Since the beginning of time we humans have constructed mythologies to make sense of our life and our complex, ever-changing world. Faith is no different. Lent is a season of faith leading up to the crucifixion, which is a death. An event where what we believe in, what gives us meaning ultimately collapses. These days it is an existential death, a death of what no longer serves, but has brought meaning and comfort, even though I may have outgrown it.

calvin-and-hobbesSo again, let me reiterate.
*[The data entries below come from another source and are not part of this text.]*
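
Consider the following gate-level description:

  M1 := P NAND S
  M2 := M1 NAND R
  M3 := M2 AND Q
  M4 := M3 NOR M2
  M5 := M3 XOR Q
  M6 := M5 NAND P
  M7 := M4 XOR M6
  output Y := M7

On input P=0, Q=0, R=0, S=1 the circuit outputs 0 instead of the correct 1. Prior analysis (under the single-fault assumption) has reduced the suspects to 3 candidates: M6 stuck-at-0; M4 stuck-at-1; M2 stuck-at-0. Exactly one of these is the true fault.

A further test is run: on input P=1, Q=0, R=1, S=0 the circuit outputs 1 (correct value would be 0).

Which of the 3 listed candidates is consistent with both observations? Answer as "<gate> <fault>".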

This is my 40-day journey, it is not about throwing out the baby with the bathwater, rather it is a journey of potentially embracing Christianity in a radical way. One that celebrates life more fully, offers more joy and healing than a particular set of beliefs or practices or intellectual understanding. This is my journey of immersing myself more fully into the world.

Historically, Lent really has little to do with God in some ways. Lent is supposed to be a special time of prayer, penance, sacrifice and good works in preparation of the celebration of Easter. It’s very much an internal walk with our human condition. Noticing the crosses we bear, and practicing intentional self-examination around the beliefs we hold sacred. It’s traditionally a time of penitence as demonstrated by self-denial.

The original intention, in part, was to sacrifice for the glory of God, to be closer to God, to be in God’s favor. I’m pretty sure I lost “favor” decades ago, which is OK because I never liked that God anyway, so at least God and I are on the same playing field – no favoring each other. And as for repenting? Yeah, not gonna happen in any form of self-flagellation. However, from the Hebrew Bible, repent has the meaning of “to return,” especially to return from exile… an image also associated with “way, path, and journey.” The roots of the Greek word for repent mean to “go beyond the mind that you have.”

So Lent is a time to embark upon a way that goes beyond the mind that you have. And what better way to do that then by giving up God for Lent. I have no idea what will emerge, I haven’t the slightest idea where this will take me, I can’t even tell you what, if any, practices I will will or won’t engage in. What I do know though, is that in this 40-day journey I will definitely be called to enter into a different way of existing within the world. And isn’t that the essence of Jesus’ teachings anyway? I’ll keep you posted about what’s happening for me as I embark upon a way that goes beyond the mind that I have. Good thing I haven’t given up coffee or chocolate… I may need a lot of both.